After upgrade from 3.11* to 3.12.6-r[12] kernels I've noticed warning messages during shutdown (yes, with an empty binary name!): "grsec: denied exec of usermode helper binary located outside of /sbin and system library paths" I'm using systemd + dracut and systemd switches back to initramfs during shutdown [1]. Warnings are printed right after the switch.
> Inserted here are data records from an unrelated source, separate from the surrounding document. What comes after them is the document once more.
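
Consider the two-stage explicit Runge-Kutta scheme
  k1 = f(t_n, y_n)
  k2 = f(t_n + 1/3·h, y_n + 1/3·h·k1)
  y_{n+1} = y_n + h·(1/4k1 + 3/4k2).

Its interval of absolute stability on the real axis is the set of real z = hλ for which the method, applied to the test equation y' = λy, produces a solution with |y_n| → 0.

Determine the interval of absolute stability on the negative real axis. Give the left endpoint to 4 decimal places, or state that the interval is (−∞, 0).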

This comes from the following code (kernel/kmod.c): #ifdef CONFIG_GRKERNSEC /* this is race-free as far as userland is concerned as we copied out the path to be used prior to this point and are now operating on that copy */ if ((strncmp(sub_info->path, "/sbin/", 6) && strncmp(sub_info->path, "/usr/lib/", 9) && strncmp(sub_info->path, "/lib/", 5) && strncmp(sub_info->path, "/lib64/", 7)) || strstr(sub_info->path, "..")) { printk(KERN_ALERT "grsec: denied exec of usermode helper binary %.950s located outside of /sbin and system library paths\n", sub_info->path); retval = -EPERM; goto fail; } #endif [1] http://www.freedesktop.org/wiki/Software/systemd/RootStorageDaemons/
Confirmed with hardened-sources-3.13.5 and systemd-208-r2, without dracut.
spender may want to relax those paths for systemd. If not, it would be easy to create a patch. What paths would need to be allowed?
sub_info->path is empty according to the messages.
This has already been fixed in newer patches.
Indeed. I'm using 3.14.18-r1 now and don't see these messages.